Google Product Manager Jason Polites today personally appealed to the application developer community to try out Google Functions, the serverless functions component of its Google Cloud Platform.
Google Functions is easy to use, open, and even has a free tier for those looking to try it out, Polites said in his blog post.
Google is scurrying to keep up with its biggest cloud service rivals with serverless functions on its Google Cloud Platform. Cloud Functions was announced about a year ago, but Google released the public beta version only last week. Amazon has AWS Lambda; Microsoft has Azure Functions.
Serverless functions are programs that are not assigned a permanent place in a cloud; with this approach, an always-on, manually connected server is not necessary. Functions are loaded and run only in response to requests for those functions, in a fully automated process managed in the cloud.
One of the key advantages of using serverless functions, according to Google, is that customers are charged only when the function is invoked, in contrast to having to pay for continuous availability. Billing is metered down to the nearest 100 milliseconds, which makes it the smallest unit of compute offered through the Google Cloud Platform, the company said.
The types of apps that can make good use of this approach include “synchronous workloads like lightweight ETL, or cloud automation tasks such as triggering an application build,” Polites wrote. Cloud Functions is also good for building lightweight application program interfaces (APIs), microservices, and webhooks.
Developers can securely invoke Cloud Functions directly over HTTP right out of the box without the need for any add-on services, Polites said at the announcement of the public beta.

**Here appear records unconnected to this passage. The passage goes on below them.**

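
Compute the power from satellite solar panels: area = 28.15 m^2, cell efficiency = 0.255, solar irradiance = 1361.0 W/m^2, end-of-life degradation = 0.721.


P = area * eta * S * degradation
P = 28.15 * 0.255 * 1361.0 * 0.721
P = 7043.8803 W

7043.8803 W


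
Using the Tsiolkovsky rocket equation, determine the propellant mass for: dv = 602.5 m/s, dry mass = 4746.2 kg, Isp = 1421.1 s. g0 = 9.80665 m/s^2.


ve = Isp * g0 = 1421.1 * 9.80665 = 13936.230315 m/s
mass ratio = exp(dv/ve) = exp(602.5/13936.230315) = 1.04418078
m_prop = m_dry * (mr - 1) = 4746.2 * (1.04418078 - 1)
m_prop = 209.6908 kg

209.6908 kg


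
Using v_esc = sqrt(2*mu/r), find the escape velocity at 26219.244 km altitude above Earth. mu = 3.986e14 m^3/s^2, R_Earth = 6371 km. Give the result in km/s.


r = 6371.0 + 26219.244 = 32590.2440 km = 3.2590244e+07 m
v_esc = sqrt(2*mu/r) = sqrt(2*3.986e14 / 3.2590244e+07)
v_esc = 4945.8375 m/s = 4.9458 km/s

4.9458 km/s


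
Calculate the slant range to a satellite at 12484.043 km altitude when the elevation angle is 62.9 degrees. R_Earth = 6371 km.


h = 12484.043 km, el = 62.9 deg
d = -R_E*sin(el) + sqrt((R_E*sin(el))^2 + 2*R_E*h + h^2)
d = -6371.0000*sin(1.0978) + sqrt((6371.0000*0.8902128)^2 + 2*6371.0000*12484.043 + 12484.043^2)
d = 12958.7907 km

12958.7907 km


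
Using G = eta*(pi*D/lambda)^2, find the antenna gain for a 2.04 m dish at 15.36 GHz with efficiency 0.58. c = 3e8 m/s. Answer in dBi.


lambda = c/f = 3e8 / 1.536e+10 = 0.01953125 m
G = eta*(pi*D/lambda)^2 = 0.58*(pi*2.04/0.01953125)^2
G = 62449.3605 (linear)
G = 10*log10(62449.3605) = 47.9553 dBi

47.9553 dBi


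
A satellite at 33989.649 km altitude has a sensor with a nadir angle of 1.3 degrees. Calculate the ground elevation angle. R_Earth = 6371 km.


r = R_E + alt = 40360.6490 km
Law of sines in the satellite / Earth-center / ground-point triangle:
  sin(nadir)/R_E = sin(90 + el)/r  =>  cos(el) = (r/R_E)*sin(nadir)
cos(el) = (40360.6490 / 6371.0000) * sin(1.3 deg) = 0.1437256
el = arccos(0.1437256) = 81.7365 deg
(Earth-central angle = 90 - nadir - el = 6.9635 deg)

81.7365 degrees


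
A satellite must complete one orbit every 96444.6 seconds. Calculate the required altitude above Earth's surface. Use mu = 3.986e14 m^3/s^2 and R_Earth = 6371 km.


T = 96444.6 s
r = (mu*T^2/(4*pi^2))^(1/3) = (3.986e14 * 96444.6^2 / (4*pi^2))^(1/3)
r = 4.5454595e+07 m = 45454.5954 km
alt = r - R_E = 45454.5954 - 6371 = 39083.5954 km

39083.5954 km


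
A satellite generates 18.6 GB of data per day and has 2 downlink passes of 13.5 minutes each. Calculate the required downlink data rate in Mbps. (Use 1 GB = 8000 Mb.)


total contact time = 2 * 13.5 * 60 = 1620.0000 s
data = 18.6 GB = 148800.0000 Mb
rate = 148800.0000 / 1620.0000 = 91.8519 Mbps

91.8519 Mbps


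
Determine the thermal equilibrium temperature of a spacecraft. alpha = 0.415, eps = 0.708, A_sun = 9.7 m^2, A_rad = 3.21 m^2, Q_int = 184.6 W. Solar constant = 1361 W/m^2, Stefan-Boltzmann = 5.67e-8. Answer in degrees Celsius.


Numerator = alpha*S*A_sun + Q_int = 0.415*1361*9.7 + 184.6 = 5663.3055 W
Denominator = eps*sigma*A_rad = 0.708*5.67e-8*3.21 = 1.2886096e-07 W/K^4
T^4 = 4.3948964e+10 K^4
T = 457.8647 K = 184.7147 C

184.7147 degrees Celsius


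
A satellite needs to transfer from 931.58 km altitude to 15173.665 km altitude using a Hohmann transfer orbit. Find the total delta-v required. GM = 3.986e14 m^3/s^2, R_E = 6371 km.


r1 = 7302.5800 km = 7.30258e+06 m
r2 = 21544.6650 km = 2.1544665e+07 m
dv1 = sqrt(mu/r1)*(sqrt(2*r2/(r1+r2)) - 1) = 1641.4280 m/s
dv2 = sqrt(mu/r2)*(1 - sqrt(2*r1/(r1+r2))) = 1240.7385 m/s
total dv = |dv1| + |dv2| = 1641.4280 + 1240.7385 = 2882.1665 m/s = 2.8822 km/s

2.8822 km/s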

“Your code executes in a fully managed environment and can effectively connect or extend services in Google’s cloud, or services in other clouds across the Internet; no need to provision any infrastructure or worry about managing servers,” Polites wrote. “A function can scale from a few invocations a day to many millions of invocations without any work from you.”
Boosting Google Cloud
Google has been working tirelessly to increase the utility of Google Cloud.
In December, Google made Red Hat’s OpenShift Dedicated container platform available through Google Cloud. Aimed at enterprise customers, the dedicated version puts Red Hat in the role of a service provider, taking care of infrastructure and operations.
Since the new year, security company Check Point used Google APIs to integrate its vSEC cloud security software into the Google Cloud Platform, and software analytics company SevOne combined its performance monitoring platform with Google Cloud.